Jonathan Zalevsky - Chief Research & Development Officer
Sure. Daina, nice to speak with you. So with 358, as you know, so Tregs can be applied to a range of different diseases. And so when we consider the different indications that Lilly and Nektar would be working on, we looked at a number of factors. We looked at, of course, the strategic factors that fit the areas that Lilly is heavily engaged in and prioritizing. And we also looked very scientifically, almost from a bottom-up approach, where we looked at where the kinds of underlying disease pathology is most heavily driven by a dysfunctional T cell compartment, where the nature of that T cell compartment is antigen-driven, where we have a kind of understanding of at least some of the key antigenic drivers, and then where we think we can, of course, generate antigen-specific Tregs that can antagonize our reactive immune cells that are responding to that same antigen.
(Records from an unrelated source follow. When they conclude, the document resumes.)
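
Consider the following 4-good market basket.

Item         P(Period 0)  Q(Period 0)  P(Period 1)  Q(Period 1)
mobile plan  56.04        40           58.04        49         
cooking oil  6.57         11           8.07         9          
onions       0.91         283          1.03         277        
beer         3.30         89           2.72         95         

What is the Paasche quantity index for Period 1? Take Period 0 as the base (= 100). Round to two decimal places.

Paasche quantity index uses current-period prices as weights.
ΣP(Period 1)·Q(Period 1) = 58.04×49 + 8.07×9 + 1.03×277 + 2.72×95 = 2843.96 + 72.63 + 285.31 + 258.4 = 3460.3
ΣP(Period 1)·Q(Period 0) = 58.04×40 + 8.07×11 + 1.03×283 + 2.72×89 = 2321.6 + 88.77 + 291.49 + 242.08 = 2943.94
Index = 3460.3 / 2943.94 × 100 = 117.5398

117.54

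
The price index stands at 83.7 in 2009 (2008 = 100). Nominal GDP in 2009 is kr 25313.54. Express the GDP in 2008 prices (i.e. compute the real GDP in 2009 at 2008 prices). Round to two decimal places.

Real = Nominal ÷ (Index/100) = 25313.54 ÷ (83.7/100)
     = 25313.54 ÷ 0.837 = 30243.1780

30243.18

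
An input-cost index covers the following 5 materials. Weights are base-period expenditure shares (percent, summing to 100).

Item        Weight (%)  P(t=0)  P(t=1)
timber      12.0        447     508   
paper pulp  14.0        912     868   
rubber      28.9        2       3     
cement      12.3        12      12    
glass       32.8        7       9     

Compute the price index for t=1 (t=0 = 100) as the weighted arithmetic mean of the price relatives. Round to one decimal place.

timber: 12.0 × (508/447) = 12.0 × 1.136465 = 13.6376
paper pulp: 14.0 × (868/912) = 14.0 × 0.951754 = 13.3246
rubber: 28.9 × (3/2) = 28.9 × 1.500000 = 43.3500
cement: 12.3 × (12/12) = 12.3 × 1.000000 = 12.3000
glass: 32.8 × (9/7) = 32.8 × 1.285714 = 42.1714
Index = Σ wᵢ·(p₁ᵢ/p₀ᵢ) = 13.6376 + 13.3246 + 43.3500 + 12.3000 + 42.1714 = 124.7836

124.8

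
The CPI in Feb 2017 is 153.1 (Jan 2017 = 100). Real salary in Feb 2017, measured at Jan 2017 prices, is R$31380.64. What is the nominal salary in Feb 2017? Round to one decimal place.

48043.8

Nominal = Real × (Index/100) = 31380.64 × (153.1/100)
        = 31380.64 × 1.531 = 48043.7598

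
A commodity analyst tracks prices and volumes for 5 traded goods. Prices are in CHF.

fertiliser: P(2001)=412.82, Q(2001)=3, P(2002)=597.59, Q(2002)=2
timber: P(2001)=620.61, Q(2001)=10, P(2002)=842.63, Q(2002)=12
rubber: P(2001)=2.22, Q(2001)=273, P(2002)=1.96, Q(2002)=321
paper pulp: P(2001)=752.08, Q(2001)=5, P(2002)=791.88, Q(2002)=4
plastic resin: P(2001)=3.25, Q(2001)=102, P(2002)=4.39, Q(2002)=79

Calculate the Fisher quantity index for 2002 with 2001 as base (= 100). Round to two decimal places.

Laspeyres component (base-period weights):
ΣP(2001)Q(2002) = 412.82×2 + 620.61×12 + 2.22×321 + 752.08×4 + 3.25×79 = 825.64 + 7447.32 + 712.62 + 3008.32 + 256.75 = 12250.65
ΣP(2001)Q(2001) = 412.82×3 + 620.61×10 + 2.22×273 + 752.08×5 + 3.25×102 = 1238.46 + 6206.1 + 606.06 + 3760.4 + 331.5 = 12142.52
L = 12250.65 / 12142.52 × 100 = 100.8905
Paasche component (current-period weights):
ΣP(2002)Q(2002) = 597.59×2 + 842.63×12 + 1.96×321 + 791.88×4 + 4.39×79 = 1195.18 + 10111.56 + 629.16 + 3167.52 + 346.81 = 15450.23
ΣP(2002)Q(2001) = 597.59×3 + 842.63×10 + 1.96×273 + 791.88×5 + 4.39×102 = 1792.77 + 8426.3 + 535.08 + 3959.4 + 447.78 = 15161.33
P = 15450.23 / 15161.33 × 100 = 101.9055
Fisher = √(L × P) = √(100.8905 × 101.9055) = 101.3967

101.40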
So we have ways of kind of classifying autoimmune diseases for ones that have a different types of inflammation, depending on the organ that's involved the underlying immunity in that organ, and that can go all the way from diseases that are highly inflammatory and drive, say, diseases like Crohn's, for example, very, very highly T cell-driven inflammatory disease, probably very little autoimmune or humoral response.
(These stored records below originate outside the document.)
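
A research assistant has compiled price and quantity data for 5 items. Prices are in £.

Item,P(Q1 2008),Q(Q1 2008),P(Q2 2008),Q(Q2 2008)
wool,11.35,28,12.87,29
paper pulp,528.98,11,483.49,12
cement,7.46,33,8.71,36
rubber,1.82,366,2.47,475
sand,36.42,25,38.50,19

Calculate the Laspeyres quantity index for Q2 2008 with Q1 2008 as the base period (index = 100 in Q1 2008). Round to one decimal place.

106.8

Laspeyres quantity index uses base-period prices as weights.
ΣP(Q1 2008)·Q(Q2 2008) = 11.35×29 + 528.98×12 + 7.46×36 + 1.82×475 + 36.42×19 = 329.15 + 6347.76 + 268.56 + 864.5 + 691.98 = 8501.95
ΣP(Q1 2008)·Q(Q1 2008) = 11.35×28 + 528.98×11 + 7.46×33 + 1.82×366 + 36.42×25 = 317.8 + 5818.78 + 246.18 + 666.12 + 910.5 = 7959.38
Index = 8501.95 / 7959.38 × 100 = 106.8167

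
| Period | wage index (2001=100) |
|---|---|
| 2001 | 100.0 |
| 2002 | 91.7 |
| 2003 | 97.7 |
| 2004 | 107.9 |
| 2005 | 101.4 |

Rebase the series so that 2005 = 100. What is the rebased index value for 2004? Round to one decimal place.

106.4

Rebased(2004) = 107.9 / 101.4 × 100 = 106.4103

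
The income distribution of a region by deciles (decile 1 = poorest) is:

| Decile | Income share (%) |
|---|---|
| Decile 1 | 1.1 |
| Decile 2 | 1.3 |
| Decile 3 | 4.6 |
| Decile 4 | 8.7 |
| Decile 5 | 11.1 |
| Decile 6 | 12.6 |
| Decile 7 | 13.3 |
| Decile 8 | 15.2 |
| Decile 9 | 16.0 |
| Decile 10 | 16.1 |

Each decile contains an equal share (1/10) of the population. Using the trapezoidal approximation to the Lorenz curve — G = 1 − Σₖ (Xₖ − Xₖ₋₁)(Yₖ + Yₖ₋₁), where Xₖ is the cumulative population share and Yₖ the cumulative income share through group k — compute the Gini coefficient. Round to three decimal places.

0.306

Cumulative income shares Yₖ: 0.0110, 0.0240, 0.0700, 0.1570, 0.2680, 0.3940, 0.5270, 0.6790, 0.8390, 1.0000
Σ (Xₖ−Xₖ₋₁)(Yₖ+Yₖ₋₁) = (1/10)(0.0110+0.0000) + (1/10)(0.0240+0.0110) + (1/10)(0.0700+0.0240) + (1/10)(0.1570+0.0700) + (1/10)(0.2680+0.1570) + (1/10)(0.3940+0.2680) + (1/10)(0.5270+0.3940) + (1/10)(0.6790+0.5270) + (1/10)(0.8390+0.6790) + (1/10)(1.0000+0.8390)
  = 0.0011 + 0.0035 + 0.0094 + 0.0227 + 0.0425 + 0.0662 + 0.0921 + 0.1206 + 0.1518 + 0.1839 = 0.6938
G = 1 − 0.6938 = 0.3062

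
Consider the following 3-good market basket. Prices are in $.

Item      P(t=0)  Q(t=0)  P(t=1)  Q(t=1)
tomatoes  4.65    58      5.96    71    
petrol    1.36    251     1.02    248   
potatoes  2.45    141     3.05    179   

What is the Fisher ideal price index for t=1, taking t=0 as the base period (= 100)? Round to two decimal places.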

And then it can range in spectrum all the way to diseases that are completely autoimmune. So for example, a disease like pemphigus or myasthenia, where it's completely driven by an autoantibody. So you can imagine that the Treg in those 2 different kinds of diseases looked at 2 different things. On the first type, you would really be antagonizing T cells that are trafficking to the gut, as you pointed out, by blocking their inflammatory response to those types of antigens that they're reacting to. But in the latter case of the autoimmune disease, you would expect to antagonize T follicular helper cells, cells that are controlling B-cell, T cell reactions and priming and dropping down any kind of autoantibody kind of production. So we can prioritize diseases based on their underlying immunology, look at where 358 and the cell population that induces could make the biggest impact and then use that to select for indications for assessment. Now with Lilly, we don't announce those indications ahead of time. So we would be announcing them as we get much closer to the start of those studies. So stay tuned as we get to later this year as we announce the additional indications that we'll be working on together.
Operator
That does conclude the question-and-answer session for today's conference. I'd now like to turn the conference back over to Howard Robin for closing remarks.
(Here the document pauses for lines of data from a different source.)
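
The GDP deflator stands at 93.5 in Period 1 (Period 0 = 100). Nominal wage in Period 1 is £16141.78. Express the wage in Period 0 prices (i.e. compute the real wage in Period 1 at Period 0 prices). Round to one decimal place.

17263.9

Real = Nominal ÷ (Index/100) = 16141.78 ÷ (93.5/100)
     = 16141.78 ÷ 0.935 = 17263.9358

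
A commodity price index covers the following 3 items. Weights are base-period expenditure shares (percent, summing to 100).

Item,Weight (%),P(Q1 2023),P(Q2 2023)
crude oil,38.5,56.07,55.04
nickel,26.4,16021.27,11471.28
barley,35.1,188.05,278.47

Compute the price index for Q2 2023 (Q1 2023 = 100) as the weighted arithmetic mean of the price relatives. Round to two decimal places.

crude oil: 38.5 × (55.04/56.07) = 38.5 × 0.981630 = 37.7928
nickel: 26.4 × (11471.28/16021.27) = 26.4 × 0.716003 = 18.9025
barley: 35.1 × (278.47/188.05) = 35.1 × 1.480830 = 51.9771
Index = Σ wᵢ·(p₁ᵢ/p₀ᵢ) = 37.7928 + 18.9025 + 51.9771 = 108.6724

108.67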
Howard W. Robin - CEO, President & Director
Okay. Well, thank you. Thanks, everyone, for joining us today. And I also mainly want to thank our employees for the incredible amount of hard work and commitment to the company, and particularly during this time where our environment is changing so rapidly, and we've had to adopt our work practices and behave in a different way. I'm exceptionally proud of how our employees have risen to overcome our daily challenges, keep our business on track and make tremendous progress. So I have to thank them all. We've built a very valuable pipeline in immuno-oncology and immunology, meeting -- addressing areas of high unmet medical need, and we're focused on moving these programs forward. And as shareholders, we want to thank you for your support. And we will continue to provide updates on our progress. And we also want to wish all of you and your families' safety and health during this time. So thank you for joining us.
Operator
Ladies and gentlemen, thank you for participating in today's conference. This does conclude the program. You may all disconnect. Everyone, have a wonderful day.